Key Takeaways
- University of California study identified 26 third-party AI routing services executing malicious activities
- Researchers lost Ether from a test wallet after a rogue router accessed it
- AI routers can read all data in plain text, exposing sensitive wallet information
- “YOLO mode” functionality enables AI systems to execute commands without human oversight
- Security experts warn against sharing cryptocurrency keys through AI-powered development tools
A research team from the University of California has uncovered a significant security vulnerability in AI development infrastructure, revealing that certain third-party routing platforms can compromise cryptocurrency wallets and insert malicious code into software projects.

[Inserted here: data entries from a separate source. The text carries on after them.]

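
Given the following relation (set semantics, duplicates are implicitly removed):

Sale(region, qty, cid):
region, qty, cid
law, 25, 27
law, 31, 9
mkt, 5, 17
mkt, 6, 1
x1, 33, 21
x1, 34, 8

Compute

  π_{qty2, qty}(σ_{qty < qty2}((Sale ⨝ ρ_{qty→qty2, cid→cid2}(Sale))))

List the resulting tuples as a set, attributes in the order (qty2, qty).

ρ[qty→qty2, cid→cid2]: schema becomes (region, qty2, cid2); tuples unchanged.
Joining Sale and ρ_{qty→qty2, cid→cid2}(Sale) on region yields {(law, 25, 27, 25, 27), (law, 25, 27, 31, 9), (law, 31, 9, 25, 27), (law, 31, 9, 31, 9), (mkt, 5, 17, 5, 17), (mkt, 5, 17, 6, 1), (mkt, 6, 1, 5, 17), (mkt, 6, 1, 6, 1), (x1, 33, 21, 33, 21), (x1, 33, 21, 34, 8), (x1, 34, 8, 33, 21), (x1, 34, 8, 34, 8)}.
σ[qty < qty2]: keep tuples satisfying qty < qty2 → {(law, 25, 27, 31, 9), (mkt, 5, 17, 6, 1), (x1, 33, 21, 34, 8)}
Keep only column(s) qty2, qty: {(31, 25), (34, 33), (6, 5)}

{(31, 25), (34, 33), (6, 5)}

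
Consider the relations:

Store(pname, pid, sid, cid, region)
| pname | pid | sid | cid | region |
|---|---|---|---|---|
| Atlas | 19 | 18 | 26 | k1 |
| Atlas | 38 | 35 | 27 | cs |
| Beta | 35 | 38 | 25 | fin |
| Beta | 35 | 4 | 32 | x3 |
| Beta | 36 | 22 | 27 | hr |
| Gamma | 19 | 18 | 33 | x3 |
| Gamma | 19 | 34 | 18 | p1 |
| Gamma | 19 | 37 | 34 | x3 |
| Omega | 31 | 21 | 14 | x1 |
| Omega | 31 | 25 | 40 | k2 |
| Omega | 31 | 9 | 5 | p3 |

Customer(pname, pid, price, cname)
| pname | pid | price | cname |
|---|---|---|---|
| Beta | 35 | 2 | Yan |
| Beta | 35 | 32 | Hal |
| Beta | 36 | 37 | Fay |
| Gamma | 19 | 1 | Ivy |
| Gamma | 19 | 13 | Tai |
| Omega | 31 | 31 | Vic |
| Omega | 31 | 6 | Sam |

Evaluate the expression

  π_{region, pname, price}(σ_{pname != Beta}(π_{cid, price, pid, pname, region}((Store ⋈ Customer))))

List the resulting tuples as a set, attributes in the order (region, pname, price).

Natural join on pname, pid: {(Beta, 35, 38, 25, fin, 2, Yan), (Beta, 35, 38, 25, fin, 32, Hal), (Beta, 35, 4, 32, x3, 2, Yan), (Beta, 35, 4, 32, x3, 32, Hal), (Beta, 36, 22, 27, hr, 37, Fay), (Gamma, 19, 18, 33, x3, 1, Ivy), (Gamma, 19, 18, 33, x3, 13, Tai), (Gamma, 19, 34, 18, p1, 1, Ivy), (Gamma, 19, 34, 18, p1, 13, Tai), (Gamma, 19, 37, 34, x3, 1, Ivy), (Gamma, 19, 37, 34, x3, 13, Tai), (Omega, 31, 21, 14, x1, 31, Vic), (Omega, 31, 21, 14, x1, 6, Sam), (Omega, 31, 25, 40, k2, 31, Vic), (Omega, 31, 25, 40, k2, 6, Sam), (Omega, 31, 9, 5, p3, 31, Vic), (Omega, 31, 9, 5, p3, 6, Sam)}
Projecting to cid, price, pid, pname, region: {(14, 31, 31, Omega, x1), (14, 6, 31, Omega, x1), (18, 1, 19, Gamma, p1), (18, 13, 19, Gamma, p1), (25, 2, 35, Beta, fin), (25, 32, 35, Beta, fin), (27, 37, 36, Beta, hr), (32, 2, 35, Beta, x3), (32, 32, 35, Beta, x3), (33, 1, 19, Gamma, x3), (33, 13, 19, Gamma, x3), (34, 1, 19, Gamma, x3), (34, 13, 19, Gamma, x3), (40, 31, 31, Omega, k2), (40, 6, 31, Omega, k2), (5, 31, 31, Omega, p3), (5, 6, 31, Omega, p3)}
Selection pname != Beta: {(14, 31, 31, Omega, x1), (14, 6, 31, Omega, x1), (18, 1, 19, Gamma, p1), (18, 13, 19, Gamma, p1), (33, 1, 19, Gamma, x3), (33, 13, 19, Gamma, x3), (34, 1, 19, Gamma, x3), (34, 13, 19, Gamma, x3), (40, 31, 31, Omega, k2), (40, 6, 31, Omega, k2), (5, 31, 31, Omega, p3), (5, 6, 31, Omega, p3)}
Projecting to region, pname, price (2 duplicate(s) eliminated): {(k2, Omega, 31), (k2, Omega, 6), (p1, Gamma, 1), (p1, Gamma, 13), (p3, Omega, 31), (p3, Omega, 6), (x1, Omega, 31), (x1, Omega, 6), (x3, Gamma, 1), (x3, Gamma, 13)}

{(k2, Omega, 31), (k2, Omega, 6), (p1, Gamma, 1), (p1, Gamma, 13), (p3, Omega, 31), (p3, Omega, 6), (x1, Omega, 31), (x1, Omega, 6), (x3, Gamma, 1), (x3, Gamma, 13)}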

The academic study, released this week, examined what researchers termed “malicious intermediary attacks” targeting the large language model infrastructure used by developers worldwide.
These AI routing platforms function as middleware between software developers and major AI service providers such as OpenAI, Anthropic, and Google. Their primary role involves managing and distributing API calls across various AI backends.
The critical vulnerability stems from how these intermediary services handle encrypted connections. By terminating secure connections at their servers, these routers gain complete visibility into all transmitted data in unencrypted form.
Developers utilizing AI-assisted coding platforms like Claude Code for blockchain application development or cryptocurrency wallet creation may unknowingly expose sensitive authentication data, including private keys and recovery phrases, to these intermediate services.
The research initiative analyzed 28 commercial routing services alongside 400 free alternatives collected from developer communities and public forums.
Results revealed that nine platforms were actively inserting harmful code, two employed sophisticated detection-avoidance techniques, and 17 successfully captured researcher-controlled Amazon Web Services authentication tokens.
In one instance, a malicious router successfully extracted Ether from a deliberately exposed test wallet created by the research team. The monetary loss totaled less than $50.
According to the researchers, distinguishing between legitimate credential processing and malicious theft presents an almost insurmountable challenge for users, given that routers inherently access sensitive information in readable format during normal operations.
Automated Execution Creates Additional Vulnerabilities
The study highlighted a particularly concerning feature present in numerous AI agent frameworks known as “YOLO mode.” This configuration allows artificial intelligence systems to execute operations autonomously without requiring user confirmation for individual actions.
This automation substantially amplifies security risks. When a routing service injects malicious commands, YOLO mode enables their execution without any human intervention or verification.
Researchers also discovered that legitimate routing services can be compromised and weaponized without alerting their operators. Free routing platforms pose particular concerns, as they may offer subsidized API access as bait while secretly harvesting user credentials.
Expert Security Recommendations
The research team urged developers to implement robust client-side security measures and establish strict protocols prohibiting the transmission of private keys or seed phrases through AI-assisted development environments.
As a sustainable solution, researchers advocated for AI providers to implement cryptographic signing of their outputs. This approach would enable developers to authenticate that instructions received by automated agents genuinely originated from the intended AI model.
Co-author Chaofan Shou shared on X that “26 LLM routers are secretly injecting malicious tool calls and stealing creds.”
The study’s authors emphasized that LLM API routing services occupy a crucial security checkpoint that the artificial intelligence industry has largely assumed to be trustworthy without adequate verification.
The published paper did not include specific information such as blockchain transaction identifiers for the compromised test wallet.